Hi Jared...I was not aware that there was a design feature allowing for sag. I have trimed many homes with the EFJs and have not heard of this as being a common problem...something I will check into...Who was the manufacturer? Rick


----------



## GeorgeC (Jul 30, 2008)

"IF" the joists are designed to sag after the load is applied then they should sag just as soon as that load is applied. That is there should be no delay.

I too have never heard of the engineered joists being designed in this manner.
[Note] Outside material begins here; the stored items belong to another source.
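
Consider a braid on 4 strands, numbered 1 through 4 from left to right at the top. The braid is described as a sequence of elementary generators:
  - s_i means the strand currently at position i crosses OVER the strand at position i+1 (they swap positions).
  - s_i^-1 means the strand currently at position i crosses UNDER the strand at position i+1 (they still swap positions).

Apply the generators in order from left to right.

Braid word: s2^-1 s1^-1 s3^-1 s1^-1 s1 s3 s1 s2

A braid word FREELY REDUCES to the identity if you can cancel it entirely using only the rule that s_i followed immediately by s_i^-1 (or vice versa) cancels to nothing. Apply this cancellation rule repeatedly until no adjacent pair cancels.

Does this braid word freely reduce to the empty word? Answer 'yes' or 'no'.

Answer: yes

Derivation:
Gen 1 (s2^-1): push. Stack: [s2^-1]
Gen 2 (s1^-1): push. Stack: [s2^-1 s1^-1]
Gen 3 (s3^-1): push. Stack: [s2^-1 s1^-1 s3^-1]
Gen 4 (s1^-1): push. Stack: [s2^-1 s1^-1 s3^-1 s1^-1]
Gen 5 (s1): cancels prior s1^-1. Stack: [s2^-1 s1^-1 s3^-1]
Gen 6 (s3): cancels prior s3^-1. Stack: [s2^-1 s1^-1]
Gen 7 (s1): cancels prior s1^-1. Stack: [s2^-1]
Gen 8 (s2): cancels prior s2^-1. Stack: []
Reduced word: (empty)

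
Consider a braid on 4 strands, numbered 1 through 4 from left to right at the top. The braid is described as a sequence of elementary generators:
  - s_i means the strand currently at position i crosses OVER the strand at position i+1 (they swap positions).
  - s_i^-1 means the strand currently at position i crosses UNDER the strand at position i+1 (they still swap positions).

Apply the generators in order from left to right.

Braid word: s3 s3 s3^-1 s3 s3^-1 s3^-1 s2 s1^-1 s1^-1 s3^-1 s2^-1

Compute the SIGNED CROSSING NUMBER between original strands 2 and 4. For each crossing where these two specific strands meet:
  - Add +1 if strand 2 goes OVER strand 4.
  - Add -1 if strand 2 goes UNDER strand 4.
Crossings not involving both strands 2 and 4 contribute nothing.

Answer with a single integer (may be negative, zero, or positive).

Gen 1: crossing 3x4. Both 2&4? no. Sum: 0
Gen 2: crossing 4x3. Both 2&4? no. Sum: 0
Gen 3: crossing 3x4. Both 2&4? no. Sum: 0
Gen 4: crossing 4x3. Both 2&4? no. Sum: 0
Gen 5: crossing 3x4. Both 2&4? no. Sum: 0
Gen 6: crossing 4x3. Both 2&4? no. Sum: 0
Gen 7: crossing 2x3. Both 2&4? no. Sum: 0
Gen 8: crossing 1x3. Both 2&4? no. Sum: 0
Gen 9: crossing 3x1. Both 2&4? no. Sum: 0
Gen 10: 2 under 4. Both 2&4? yes. Contrib: -1. Sum: -1
Gen 11: crossing 3x4. Both 2&4? no. Sum: -1

Answer: -1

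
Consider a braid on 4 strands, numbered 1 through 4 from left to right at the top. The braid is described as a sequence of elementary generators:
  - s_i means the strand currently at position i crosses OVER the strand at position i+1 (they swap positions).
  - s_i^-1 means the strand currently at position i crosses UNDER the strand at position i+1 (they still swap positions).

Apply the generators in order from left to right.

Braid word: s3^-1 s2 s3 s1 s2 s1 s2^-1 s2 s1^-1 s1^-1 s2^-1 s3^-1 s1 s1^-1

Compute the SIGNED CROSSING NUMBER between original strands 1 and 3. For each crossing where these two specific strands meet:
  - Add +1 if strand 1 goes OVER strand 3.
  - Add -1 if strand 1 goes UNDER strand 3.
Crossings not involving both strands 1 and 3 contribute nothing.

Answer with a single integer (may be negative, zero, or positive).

Answer: -1

Derivation:
Gen 1: crossing 3x4. Both 1&3? no. Sum: 0
Gen 2: crossing 2x4. Both 1&3? no. Sum: 0
Gen 3: crossing 2x3. Both 1&3? no. Sum: 0
Gen 4: crossing 1x4. Both 1&3? no. Sum: 0
Gen 5: 1 over 3. Both 1&3? yes. Contrib: +1. Sum: 1
Gen 6: crossing 4x3. Both 1&3? no. Sum: 1
Gen 7: crossing 4x1. Both 1&3? no. Sum: 1
Gen 8: crossing 1x4. Both 1&3? no. Sum: 1
Gen 9: crossing 3x4. Both 1&3? no. Sum: 1
Gen 10: crossing 4x3. Both 1&3? no. Sum: 1
Gen 11: crossing 4x1. Both 1&3? no. Sum: 1
Gen 12: crossing 4x2. Both 1&3? no. Sum: 1
Gen 13: 3 over 1. Both 1&3? yes. Contrib: -1. Sum: 0
Gen 14: 1 under 3. Both 1&3? yes. Contrib: -1. Sum: -1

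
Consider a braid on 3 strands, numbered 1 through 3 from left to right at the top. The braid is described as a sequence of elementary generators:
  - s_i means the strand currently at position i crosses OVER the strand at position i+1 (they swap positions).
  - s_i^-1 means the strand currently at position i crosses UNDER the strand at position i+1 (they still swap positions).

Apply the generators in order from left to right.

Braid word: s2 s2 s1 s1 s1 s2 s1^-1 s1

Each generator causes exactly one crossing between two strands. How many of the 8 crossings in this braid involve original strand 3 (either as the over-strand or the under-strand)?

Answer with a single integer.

Answer: 5

Derivation:
Gen 1: crossing 2x3. Involves strand 3? yes. Count so far: 1
Gen 2: crossing 3x2. Involves strand 3? yes. Count so far: 2
Gen 3: crossing 1x2. Involves strand 3? no. Count so far: 2
Gen 4: crossing 2x1. Involves strand 3? no. Count so far: 2
Gen 5: crossing 1x2. Involves strand 3? no. Count so far: 2
Gen 6: crossing 1x3. Involves strand 3? yes. Count so far: 3
Gen 7: crossing 2x3. Involves strand 3? yes. Count so far: 4
Gen 8: crossing 3x2. Involves strand 3? yes. Count so far: 5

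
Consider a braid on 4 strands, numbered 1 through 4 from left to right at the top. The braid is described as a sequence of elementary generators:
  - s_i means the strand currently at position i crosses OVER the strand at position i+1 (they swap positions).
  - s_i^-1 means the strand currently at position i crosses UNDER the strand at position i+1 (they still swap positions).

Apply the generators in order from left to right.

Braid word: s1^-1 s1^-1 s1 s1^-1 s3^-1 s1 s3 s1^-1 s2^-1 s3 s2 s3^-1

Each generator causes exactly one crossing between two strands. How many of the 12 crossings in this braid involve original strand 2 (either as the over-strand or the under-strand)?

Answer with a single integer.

Gen 1: crossing 1x2. Involves strand 2? yes. Count so far: 1
Gen 2: crossing 2x1. Involves strand 2? yes. Count so far: 2
Gen 3: crossing 1x2. Involves strand 2? yes. Count so far: 3
Gen 4: crossing 2x1. Involves strand 2? yes. Count so far: 4
Gen 5: crossing 3x4. Involves strand 2? no. Count so far: 4
Gen 6: crossing 1x2. Involves strand 2? yes. Count so far: 5
Gen 7: crossing 4x3. Involves strand 2? no. Count so far: 5
Gen 8: crossing 2x1. Involves strand 2? yes. Count so far: 6
Gen 9: crossing 2x3. Involves strand 2? yes. Count so far: 7
Gen 10: crossing 2x4. Involves strand 2? yes. Count so far: 8
Gen 11: crossing 3x4. Involves strand 2? no. Count so far: 8
Gen 12: crossing 3x2. Involves strand 2? yes. Count so far: 9

Answer: 9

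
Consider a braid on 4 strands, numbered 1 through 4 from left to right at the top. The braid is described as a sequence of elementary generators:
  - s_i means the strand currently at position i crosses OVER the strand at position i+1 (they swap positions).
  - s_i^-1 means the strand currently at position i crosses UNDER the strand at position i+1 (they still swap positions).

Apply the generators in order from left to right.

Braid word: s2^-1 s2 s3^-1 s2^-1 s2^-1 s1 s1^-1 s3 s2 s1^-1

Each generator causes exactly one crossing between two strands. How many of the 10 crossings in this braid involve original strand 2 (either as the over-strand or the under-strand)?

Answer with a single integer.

Answer: 7

Derivation:
Gen 1: crossing 2x3. Involves strand 2? yes. Count so far: 1
Gen 2: crossing 3x2. Involves strand 2? yes. Count so far: 2
Gen 3: crossing 3x4. Involves strand 2? no. Count so far: 2
Gen 4: crossing 2x4. Involves strand 2? yes. Count so far: 3
Gen 5: crossing 4x2. Involves strand 2? yes. Count so far: 4
Gen 6: crossing 1x2. Involves strand 2? yes. Count so far: 5
Gen 7: crossing 2x1. Involves strand 2? yes. Count so far: 6
Gen 8: crossing 4x3. Involves strand 2? no. Count so far: 6
Gen 9: crossing 2x3. Involves strand 2? yes. Count so far: 7
Gen 10: crossing 1x3. Involves strand 2? no. Count so far: 7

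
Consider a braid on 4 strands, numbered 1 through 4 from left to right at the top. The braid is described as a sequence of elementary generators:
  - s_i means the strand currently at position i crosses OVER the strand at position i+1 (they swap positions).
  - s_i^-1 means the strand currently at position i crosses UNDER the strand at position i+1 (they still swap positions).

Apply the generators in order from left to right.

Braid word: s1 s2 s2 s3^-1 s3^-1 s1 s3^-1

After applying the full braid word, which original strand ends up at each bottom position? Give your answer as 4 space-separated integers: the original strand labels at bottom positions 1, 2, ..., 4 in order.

Answer: 1 2 4 3

Derivation:
Gen 1 (s1): strand 1 crosses over strand 2. Perm now: [2 1 3 4]
Gen 2 (s2): strand 1 crosses over strand 3. Perm now: [2 3 1 4]
Gen 3 (s2): strand 3 crosses over strand 1. Perm now: [2 1 3 4]
Gen 4 (s3^-1): strand 3 crosses under strand 4. Perm now: [2 1 4 3]
Gen 5 (s3^-1): strand 4 crosses under strand 3. Perm now: [2 1 3 4]
Gen 6 (s1): strand 2 crosses over strand 1. Perm now: [1 2 3 4]
Gen 7 (s3^-1): strand 3 crosses under strand 4. Perm now: [1 2 4 3]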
Are you saying that on the wall in the room that the trim is even with the floor in the ends of the wall, but above the floor in the middle? What is happening to the wall? Does the wall not touch the floor in the center? What is the trim that you are talking about? Is it baseboartd, quarter round or what? What is the trim fastened to? Does it also have a gap in the middle?

George


----------



## firehawkmph (Apr 26, 2008)

Jared,
When I built my mom's house in '03, I used TJI's for floor joists. They were 38' long, spanning from outside wall to outside wall. There is a steel beam running perpendicular at the 21' mark. I trimmed it then and haven't noticed any sagging. In fact, Her kitchen, dining room and foyer are all porcelain tiled with 1/2 cement board underneath. 
When I built a house for my friend, we used the floor joists that are built out of 2 x 4 stock with open webs. They span up to 42' and his house is around 13 years old with no sagging problems.
I too would be curious as to what you used and a little more info and pictures on the problems you had.
Mike Hawkins


----------



## jaredashley (Nov 2, 2009)

sounds like i should do some more research with my next flooring system. i am going to find my paperwork on the current trusses, maybe i installed incorrectly. i have a lot of vmatch pine for wall coverings and door openings with vertical casings and jambs. these pieces of trim are all attached to interior walls. in most places there is a gap 1/8 to 3/16 at the bottom of the boards. is it possible that the trim boards shrank that much? i didn't think that was possible but i never checked the moisture content either. none of this is a majore issue, everything is still structurally sound, i am just hoping to improve or avoid the mistake i made when i build my next home.


----------



## TimPa (Jan 27, 2010)

shoe mould


----------



## jaredashley (Nov 2, 2009)

all is good, woke up this morning and figured it out. the trim in question is attached to the center walls in my house. these walls are attached to a "green" 12x12 rough sawn hemlock carrying beam. i think that while this beam is drying and shrinking the wall is lifting off the floor a little. just posting my issue got me thinking about it more. thanks for all your non-judgemental insight. it is great to have a place to throw ideas and concerns around where no one judges. now that my house is finished looking forward to starting some toys for my daughter.


----------



## jlord (Feb 1, 2010)

Wood will usually contract & expand with the seasons along it's width not usually it's length. If there is a gap at the bottom of your casing around the doors it's probably something else going on & not the casing getting longer & shorter with seasonal movement.


----------